Operations managers may have in fact been deeply involved in the re-engineering effort, at least in terms of time spent in interviews, team meetings and exercises. But often they do not see the results of their input translated into a useful operational plan. In this way, managers feel the process improvement was “done to them”, not for them. The more frequently this happens, the greater the skepticism about process improvement that spreads among all staff.

 

This irony is repeated every year across our industry. The more it happens the worse it gets. If left unresolved, the inefficiencies create more financial pressure, which in turn demands more effort from clinical operations groups, who then have even less time to correct the problem.

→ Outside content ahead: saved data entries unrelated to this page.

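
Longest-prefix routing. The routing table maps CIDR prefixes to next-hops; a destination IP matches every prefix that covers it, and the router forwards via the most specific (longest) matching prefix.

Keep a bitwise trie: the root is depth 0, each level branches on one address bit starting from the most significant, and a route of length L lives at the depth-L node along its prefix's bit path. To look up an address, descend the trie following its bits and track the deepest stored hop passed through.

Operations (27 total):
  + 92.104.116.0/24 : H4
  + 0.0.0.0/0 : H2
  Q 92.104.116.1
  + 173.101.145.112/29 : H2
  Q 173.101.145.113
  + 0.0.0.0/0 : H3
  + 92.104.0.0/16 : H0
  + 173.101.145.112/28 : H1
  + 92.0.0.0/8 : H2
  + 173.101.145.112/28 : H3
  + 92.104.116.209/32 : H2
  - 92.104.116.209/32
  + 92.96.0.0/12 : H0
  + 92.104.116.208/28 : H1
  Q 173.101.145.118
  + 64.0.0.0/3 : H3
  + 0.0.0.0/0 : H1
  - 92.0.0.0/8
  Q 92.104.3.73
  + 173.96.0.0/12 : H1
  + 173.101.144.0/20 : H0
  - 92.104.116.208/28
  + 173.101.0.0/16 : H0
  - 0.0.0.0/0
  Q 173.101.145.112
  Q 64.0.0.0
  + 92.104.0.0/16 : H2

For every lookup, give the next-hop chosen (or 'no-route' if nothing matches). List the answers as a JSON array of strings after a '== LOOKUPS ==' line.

Trace:
  add 92.104.116.0/24 -> H4 at depth 24
  add 0.0.0.0/0 -> H2 at depth 0
  Q 92.104.116.1: descend 010111000110100001110100 ; hops seen [H2,H4] ; pick H4
  add 173.101.145.112/29 -> H2 at depth 29
  Q 173.101.145.113: descend 10101101011001011001000101110 ; hops seen [H2,H2] ; pick H2
  add 0.0.0.0/0 -> H3 at depth 0
  add 92.104.0.0/16 -> H0 at depth 16
  add 173.101.145.112/28 -> H1 at depth 28
  add 92.0.0.0/8 -> H2 at depth 8
  add 173.101.145.112/28 -> H3 at depth 28
  add 92.104.116.209/32 -> H2 at depth 32
  del 92.104.116.209/32 (clear depth 32)
  add 92.96.0.0/12 -> H0 at depth 12
  add 92.104.116.208/28 -> H1 at depth 28
  Q 173.101.145.118: descend 10101101011001011001000101110 ; hops seen [H3,H3,H2] ; pick H2
  add 64.0.0.0/3 -> H3 at depth 3
  add 0.0.0.0/0 -> H1 at depth 0
  del 92.0.0.0/8 (clear depth 8)
  Q 92.104.3.73: descend 01011100011010000 ; hops seen [H1,H3,H0,H0] ; pick H0
  add 173.96.0.0/12 -> H1 at depth 12
  add 173.101.144.0/20 -> H0 at depth 20
  del 92.104.116.208/28 (clear depth 28)
  add 173.101.0.0/16 -> H0 at depth 16
  del 0.0.0.0/0 (clear depth 0)
  Q 173.101.145.112: descend 10101101011001011001000101110 ; hops seen [H1,H0,H0,H3,H2] ; pick H2
  Q 64.0.0.0: descend 010 ; hops seen [H3] ; pick H3
  add 92.104.0.0/16 -> H2 at depth 16

== LOOKUPS ==
["H4","H2","H2","H0","H2","H3"]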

Since clinical development is the longest, most costly period in bringing a new therapy to market, it deserves a more sophisticated, deeper approach to process improvement than it receives.

 

What should companies be doing instead? There is certainly strong value in aligning a vast corporate enterprise around a set of clearly defined business strategies, especially for the sprawling merged entities we have in our industry, or for the CROs who have grown far beyond managing by instinct. But once strategies are in place, those who suggest they are bringing value to the corporation through process improvement have to be willing to get their shoes muddy, and need to have the skills to lead the operations group through that mud.

 

Clinical operations managers need to anticipate this impact of skin-deep re-engineering and arm themselves with skills and resources to respond, while trying to influence the situation proactively. Here are some suggestions:

 

Routinely propose budget dollars and resources for process improvement in your annual plans and defend them aggressively

 

Raise the consciousness of the importance of tactics among your bosses and their bosses

 

Learn tactical improvement techniques, such as fact-based interviewing and process mapping

 

Watch out for re-organization plans based on politics instead of process: organization charts are the language of a corporate persona – they are too important to be determined by whose job needs to be protected or how to support a manager’s compensation through headcount

 

Protect yourself with (and learn from) metrics: measure how you work now so you can see how the imposed changes affect you, for good or ill

 

Don’t automate a bad process by trying to help it with technology without understanding the process problems first

 

We will write more about these and other techniques in future columns.

 

Clinical development is in crisis and superficial re-engineering is not a help. Beauty is only skin deep; process improvement need not be. It is in your hands to make your organization’s inner beauty shine through.